Trinidad, barrio Santa Ana 2015
Trinidad, barrio Santa Ana 2015
Baracoa, escuela 2012

Mais le sujet du racisme est complètement tabou dans la vie courante. Souvent, pour vous parler d’une personne à la peau noire on ne prononcera pas le mot negro, mais on fera un signe de l’index droit sur l’avant-bras gauche, pour attirer votre attention sur sa couleur de peau (anecdote garantie véridique).

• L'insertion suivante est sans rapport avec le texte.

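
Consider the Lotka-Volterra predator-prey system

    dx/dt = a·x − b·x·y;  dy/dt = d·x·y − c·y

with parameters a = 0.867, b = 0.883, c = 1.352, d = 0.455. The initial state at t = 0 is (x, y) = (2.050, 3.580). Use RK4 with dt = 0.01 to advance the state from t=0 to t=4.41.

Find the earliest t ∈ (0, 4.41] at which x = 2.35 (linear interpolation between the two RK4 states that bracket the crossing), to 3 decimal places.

t = 3.998

t=0.000: state=(2.050, 3.580)
step 1 (dt=0.01): k1=(-4.703, -1.501), k2=(-4.636, -1.536), k3=(-4.636, -1.535), k4=(-4.569, -1.570); state += dt/6·(k1+2k2+2k3+k4)
t=0.010: state=(2.004, 3.565)
t=0.020: state=(1.959, 3.549)
t=0.030: state=(1.915, 3.532)
continuing one RK4 step at a time; state shown every 20 steps (Δt=0.2):
t=0.200: state=(1.339, 3.177)
t=0.400: state=(0.949, 2.686)
t=0.600: state=(0.733, 2.210)
t=0.800: state=(0.613, 1.792)
t=1.000: state=(0.548, 1.441)
t=1.200: state=(0.519, 1.154)
t=1.400: state=(0.514, 0.923)
t=1.600: state=(0.528, 0.738)
t=1.800: state=(0.559, 0.592)
t=2.000: state=(0.605, 0.476)
t=2.200: state=(0.668, 0.385)
t=2.400: state=(0.747, 0.313)
t=2.600: state=(0.845, 0.257)
t=2.800: state=(0.964, 0.213)
t=3.000: state=(1.107, 0.178)
t=3.200: state=(1.279, 0.152)
t=3.400: state=(1.484, 0.131)
t=3.600: state=(1.727, 0.116)
t=3.800: state=(2.015, 0.105)
t=3.990: state=(2.336, 0.098)
next step: t=4.000: state=(2.354, 0.098) — x has crossed 2.35
linear interpolation between t=3.990 (2.33565) and t=4.000 (2.35396) → t≈3.998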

En revanche le sujet est abondamment documenté dans la littérature depuis le XIXe siècle, la parole étant presque toujours aux Blancs. Un exemple parmi d’autres, le roman Cecilia Valdes de Cirilio Villaverde, suivi du film Cecilia de Humberto Solas, 1982 : des Blancs contant les malheurs d’une femme métisse.

Afro-cubain-es

Ça bouge avec les rappers qui parlent ouvertement de racisme, avec une nouvelle génération d’artistes qui revendiquent, entre autres, leur pratique de la santería et avec des mouvements qui luttent pied à pied pour la reconnaissance des droits citoyens des afro-cubains.

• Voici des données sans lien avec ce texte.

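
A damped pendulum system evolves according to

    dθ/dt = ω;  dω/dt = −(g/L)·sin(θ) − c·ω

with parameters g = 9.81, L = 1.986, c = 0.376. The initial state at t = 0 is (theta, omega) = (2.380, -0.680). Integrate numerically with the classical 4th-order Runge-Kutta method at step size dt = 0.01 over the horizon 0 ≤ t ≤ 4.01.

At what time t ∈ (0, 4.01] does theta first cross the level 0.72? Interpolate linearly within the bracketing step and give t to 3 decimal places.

t = 0.792

t=0.000: state=(2.380, -0.680)
step 1 (dt=0.01): k1=(-0.680, -3.153), k2=(-0.696, -3.159), k3=(-0.696, -3.159), k4=(-0.712, -3.166); state += dt/6·(k1+2k2+2k3+k4)
t=0.010: state=(2.373, -0.712)
t=0.020: state=(2.366, -0.743)
t=0.030: state=(2.358, -0.775)
continuing one RK4 step at a time; state shown every 20 steps (Δt=0.2):
t=0.200: state=(2.179, -1.346)
t=0.400: state=(1.835, -2.103)
t=0.600: state=(1.335, -2.892)
t=0.790: state=(0.726, -3.460)
next step: t=0.800: state=(0.692, -3.479) — theta has crossed 0.72
linear interpolation between t=0.790 (0.72650) and t=0.800 (0.69180) → t≈0.792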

Portrait de groupe à la Fabrica de Arte Cubano.

Ci-dessous quelques liens vers des cours en ligne de l’Université Toulouse II-Le Mirail qui traitent du sujet :

Peaux noires regards blancs Sylvie Mégevand

De Cuba à Miami, la trajectoire d’un Noir cubain Aline Rouhaud

Expressions de la « négritude américaine » dans la poésie de Nicolás Guillén et de Langston Hughes Anne Vigne Pacheco

Voyez aussi l’article Cuba : l’activisme afro-cubain en 7 projets.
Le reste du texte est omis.